Most of the prisoners, Pyle says, were gathered by the military simply because they were within proximity of someone who was thought to be a suspect. Their houses were barged into and severely damaged. During each raid dozens of people-men and women, from young teens to senior citizens-were blindfolded, cuffed and taken away without being given a reason.

The photos of the abuses have become famous, and some of the people in the images are plaintiffs in the case, including the man claiming to be the person in the black robe and hood, standing on the box with electrodes on his hands.

"These are people who are suffering, physically and mentally," Burke says. "To bring them some level of justice and accountability, some sort of compensation, that's the least you can do."

And seeking justice for these people has nothing to do with politics.

"We would've done this even if a Democrat were president," Pyle says.

CACI International's motion to dismiss rolls in around 6 p.m. Titan's arrives at 11:13. In all, there are about 280 pages of briefing to dissect.

John O'Connor, an attorney for CACI, says their motion is complex and hard to summarize, but "basically it's a contention that the complaint fails as a matter of law to state a claim."

The motion reads, "Plaintiffs continue to seek to inject themselves and this court into the process of establishing and overseeing the United States' foreign policy and the manner in which the federal government is waging the war in Iraq."

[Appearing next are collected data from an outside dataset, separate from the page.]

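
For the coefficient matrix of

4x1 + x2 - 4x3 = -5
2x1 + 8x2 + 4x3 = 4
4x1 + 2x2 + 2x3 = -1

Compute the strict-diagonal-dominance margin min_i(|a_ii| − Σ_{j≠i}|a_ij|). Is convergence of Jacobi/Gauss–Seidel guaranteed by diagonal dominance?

-4

row 1: |4| − (1+4) = -1
row 2: |8| − (2+4) = 2
row 3: |2| − (4+2) = -4
minimum over rows = -4 → not strictly diagonally dominant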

O'Connor says CACI was under the supervision of the United States military at all times. The motion doesn't address whether the abuses and mistreatments actually occurred because that's not appropriate at this stage of the legal battle, he says.

"CACI has at all times denied those allegations," says O'Connor. "But in a motion to dismiss, you have to start with the assumption of truth."

And now it's time for the plaintiffs' lawyers to really flex their legal muscles to ensure this case goes to court.

"These victims are counting on us to make sure their hopes for accountability don't get dashed at this early procedural stage," Burke says.

If the case goes to trial, many of the victims will come to America to take the stand.


The dead 43-year-old former Iraqi police officer won't have that opportunity.

Just to meet with the attorneys last month in Amman, Jordan, he had traveled at great risk for 15 hours by taxi on a dangerous road. But when he arrived, Pyle says the man was affable and loquacious, sharing stories-both good and bad-and telling jokes.

"What's the difference between a lawyer and a liar?" Pyle recalls the man asking in English.

The attorneys may never know if the man was killed because he cooperated with them.

"The politics are more complicated than that," Pyle says. "If our clients are heard to be hanging out with Americans, they can be targeted. If they are heard to be working against Americans, they can be targeted."

And the violence in Iraq continues.

"It's just kind of surreal," says Burke. "You meet these people-and then they're dead."